In an era of contradicting information, it only seems fitting that when one researches the Missouri River, many sources have conflicting information.
One source claims it is the longest river in North America, while yet another has it listed as the second longest. If you try to verify the length of the river, you’ll get numbers ranging anywhere from 2,341 miles to 2,466 miles.
However, one thing that does seem universally agreed upon is this: the Missouri River is in trouble.
In 2008 the Missouri Department of Health and Senior Services issued a statement that advises children under 12 years of age, and women who are pregnant or may become pregnant, to limit consumption of all fish caught in the Missouri River to one meal per week due to heightened levels of pollutants including mercury.
Many Missourians want to change this. That is why river festivals that include opportunities for education and service are popping up around the state. One such festival is coming up this April in Washington.
The Washington River Festival will be held at the James W. Rennick Riverfront Park on April 8. The cleanup runs from 9 a.m. to 1 p.m. and the festival runs from 11 a.m. to 5 p.m.
Festival planners are still working out the details of the day, but in the past there have been trash to art demonstrations, nature walks, tipis on display, as well as live music and presentations by the Department of Conservation and the World Bird Sanctuary. Food and beverages will be available for purchase, too.
In addition to learning more about the Missouri River, there will be opportunities for participants to get on the river for hands-on excitement. Yes, attendees can get their hands a little dirty in order to make the Missouri River a little cleaner.

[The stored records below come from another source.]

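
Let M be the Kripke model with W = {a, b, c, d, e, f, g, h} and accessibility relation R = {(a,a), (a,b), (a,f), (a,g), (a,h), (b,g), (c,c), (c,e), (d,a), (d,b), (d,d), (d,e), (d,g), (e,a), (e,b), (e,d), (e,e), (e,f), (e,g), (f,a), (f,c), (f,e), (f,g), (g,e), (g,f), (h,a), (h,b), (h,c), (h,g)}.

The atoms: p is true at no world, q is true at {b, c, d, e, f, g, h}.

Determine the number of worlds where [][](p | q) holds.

1

a: successors {a, b, f, g, h}; [](p | q) there: a:F, b:T, f:F, g:T, h:F. ✗
b: successors {g}; [](p | q) there: g:T. ✓
c: successors {c, e}; [](p | q) there: c:T, e:F. ✗
d: successors {a, b, d, e, g}; [](p | q) there: a:F, b:T, d:F, e:F, g:T. ✗
e: successors {a, b, d, e, f, g}; [](p | q) there: a:F, b:T, d:F, e:F, f:F, g:T. ✗
f: successors {a, c, e, g}; [](p | q) there: a:F, c:T, e:F, g:T. ✗
g: successors {e, f}; [](p | q) there: e:F, f:F. ✗
h: successors {a, b, c, g}; [](p | q) there: a:F, b:T, c:T, g:T. ✗
Satisfying worlds: {b}.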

“The problem is that people have used the rivers as a trash service for so many generations that now we have to do something about it. Someone needs to clean it up. We take for granted all of the water we have here in Missouri, but if it is full of trash, so is our drinking water,” said Ryan Snider, festival committee member.
You can be that someone who pitches in to help clean a river that has inspired artists and travelers, a river that has nourished the land and its people in immeasurable ways.
“I often walk the trail next to the river here in Washington and truly enjoy the river’s powerful peacefulness. Hopefully festivals like the Washington River Festival will make people think of the importance of the river,” Snider added.